Seorang guru menonton drama Korea? Mengapa tidak?!
Seperti dulu waktu masih kanak-kanak saya
begitu setia menonton serial Oshin dan Little House on the Prairie di
TVRI pertengahan tahun 1990-an, saya pun begitu menikmati alur kisah drama
Korea yang berjudul Endless Love yang
menjadi
salah satu drama Korea terfavorit di tahun 2000. Drama romantis yang sangat
tragis ini berhasil menguras emosi dan air mata penonton dan penggemarnya.
Kini, bertahun-tahun kemudian, beberapa drakor mampu mencuri perhatian saya.
Sebut saja True Beauty, Mr. Queen, Start Up, Vincenzo, dan
yang baru saya tamatkan beberapa hari yang lalu adalah Hometown Cha Cha Cha. Drakor yang dibintangi aktor tampan Kim
Seon Ho, yang juga membintangi Start Up
dan aktris cantik Shin Min Ah.
Kisah romantis antara seorang dokter
gigi cantik bernama Yoon Hye Jin (Shin Min Ah) yang membuka klinik di Desa Gongjin
dan lelaki multitalenta bernama Hong Doo
Sik ini mampu menarik saya untuk duduk berlama-lama menonton secara maraton episode
demi episode.
Banyak nilai positif yang terkandung dalam
Hometown Cha Cha Cha seperti alur cerita yang tampak
sederhana namun mengandung konflik yang cukup kuat. Terlebih penonton dibuat
penasaran dengan karakter Hong Doo Sik yang easy
going dan ringan tangan membantu tetangga yang membutuhkan tenaganya juga
karakter dokter Yoon Hye Jin yang tampak sebagai perempuan tegar dan keras tapi
menyimpan luka dalam hatinya akibat kehilangan ibu kandungannya sejak ia kecil.

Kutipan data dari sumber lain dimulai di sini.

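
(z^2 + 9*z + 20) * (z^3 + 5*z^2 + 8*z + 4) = z^5 + 14*z^4 + 73*z^3 + 176*z^2 + 196*z + 80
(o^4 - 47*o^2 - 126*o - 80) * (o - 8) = o^5 - 8*o^4 - 47*o^3 + 250*o^2 + 928*o + 640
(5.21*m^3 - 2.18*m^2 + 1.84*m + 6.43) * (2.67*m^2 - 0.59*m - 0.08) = 13.9107*m^5 - 8.8945*m^4 + 5.7822*m^3 + 16.2569*m^2 - 3.9409*m - 0.5144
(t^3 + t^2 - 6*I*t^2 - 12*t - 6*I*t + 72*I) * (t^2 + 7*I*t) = t^5 + t^4 + I*t^4 + 30*t^3 + I*t^3 + 42*t^2 - 12*I*t^2 - 504*t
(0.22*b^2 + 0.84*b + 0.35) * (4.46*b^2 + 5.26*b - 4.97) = 0.9812*b^4 + 4.9036*b^3 + 4.886*b^2 - 2.3338*b - 1.7395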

Selain itu, chemistry yang terjalin
antara Shin Min Ah dan Kim Seon Ho tampak sangat apik, begitu pun dengan
para tokoh pendukung.
Hal penting yang kita dapatkan dari
drakor Hometown Cha Cha Cha yaitu
pertama, pentingnya kita untuk melakukan sesuatu yang berbeda dari kebiasaan.

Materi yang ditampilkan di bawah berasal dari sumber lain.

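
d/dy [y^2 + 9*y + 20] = 2*y + 9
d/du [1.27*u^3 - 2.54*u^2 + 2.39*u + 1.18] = 3.81*u^2 - 5.08*u + 2.39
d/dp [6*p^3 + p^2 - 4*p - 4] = 18*p^2 + 2*p - 4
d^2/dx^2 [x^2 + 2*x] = 2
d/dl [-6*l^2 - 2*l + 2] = -12*l - 2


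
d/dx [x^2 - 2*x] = 2*x - 2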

Kepindahan dokter Yoon Hye Jin ke Desa Gongjin adalah salah satu keputusannya
keluar dari confort zone. Kedua,
pentingnya memiliki banyak kompetensi dan keahlian yang dapat kita manfaatkan baik
untuk kepentingan pribadi maupun orang
lain seperti yang dimiliki oleh tokoh Hong Doo Sik. Ketiga, pentingnya akur
dengan tetangga sekitar kita apalagi jika status kita sebagai pendatang dan
jauh dari dekapan keluarga. Keempat, yang diperlukan oleh seorang anak adalah
kehadiran kedua orang tuanya secara utuh. Seperti yang diinginkan tokoh I Jun,
putra semata wayang Jang Yeong Guk, kepala desa yang bercerai dengan sang
istrinya, owner restoran sushi, Yeo Hwa Jung. Kelima, bahwa
setiap orang punya masalahnya sendiri. Tidak ada salahnya kita berkomunikasi
dengan ahlinya seperti dengan seorang psikiater atau psikolog untuk membantu menyelesaikan
masalah kita. Keenam, jangan pernah menyia-nyiakan waktu yang kita miliki saat
ini. Nikmati setiap detik yang kita jalani. Dan terakhir, life isn't so fair for all of us. Some spend their whole lives on
unpaved roads, while some run at full speed only to reach the edge of a cliff (Hong Doo Sik dalam Hometown Cha Cha Cha, 2021 ).
Jadi,
selain bisa mengembalikan mood, menonton drama Korea juga mampu
memancing inspirasi dan ide untuk berkarya, menulis karya fiksi misalnya.